A common example of over complication in process is how the Scaled Agile Framework (aka SAFe) is often applied. The methodology, created by Dean Leffingwell, tries to be a solution for coordinating large-scale enterprise projects involving hundreds of people, dozens of teams, and an even higher number of deliverables.

Fundamentally, SAFe is not far-off from the values we see in other Agile methodologies. But these values, and their benefits, are lost in a thick fog of top-down processes when organizations attempt to apply SAFe at its largest scale.

In the blog article Is SAFe Safe?, Dave Farley sums-up this idea of lost Agile values in this way:

“I have said for years, since I first became aware of SAFe’s existence, that if I look at any small piece of it, while it looks too bureaucratic to me, it is mostly not wrong.”

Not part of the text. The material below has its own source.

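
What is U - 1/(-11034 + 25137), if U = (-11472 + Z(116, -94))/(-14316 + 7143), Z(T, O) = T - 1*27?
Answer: 17836364/11240091 ≈ 1.5869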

Dig into the details of SAFe and you can find parts that are mostly right. But you’ll need to dig from the bottom-up. You would never know that SAFe has anything to do with Agile if you’re looking from the top-down.

SAFe Configurations

SAFe was never intended as a one-size-fits-all solution. Leffingwell allowed the methodology to scale with “Configurations;” in the current version of SAFe (v6.0) these are Essential, Large Solution, Portfolio, and Full. (We can think of these Configurations as small, medium, large, and xtra-large.) It can be a serious and problematic overcomplication when larger SAFe Configurations are unnecessarily applied to a team, a group, or a department.

You wouldn’t rent an 18-wheeler to take a family of four on vacation, right?

The building blocks of SAFe are in the Essential configuration which describes the team, its leadership, delivery, and day-to-day processes (which SAFe calls Team Flow). Essential is where the best alignment with traditional Agile values and principles can be found. (In other words, the parts that are mostly right.) Attempting to apply any higher-level SAFe Configuration without teams being properly trained and effectively delivering at this lowest level first is synonymous with building a three story house on a foundation of matchsticks.

And in this alignment with Agile exist options to scale-down the problem. Since there are other lighter-weight choices of Agile methodologies why not start with one of them, such as Scrum, Extreme Programming, or Lean? If teams are delivering effectively, customers and stakeholders are happy, and organizational objectives are being met, perhaps you’ll find that’s all that’s needed.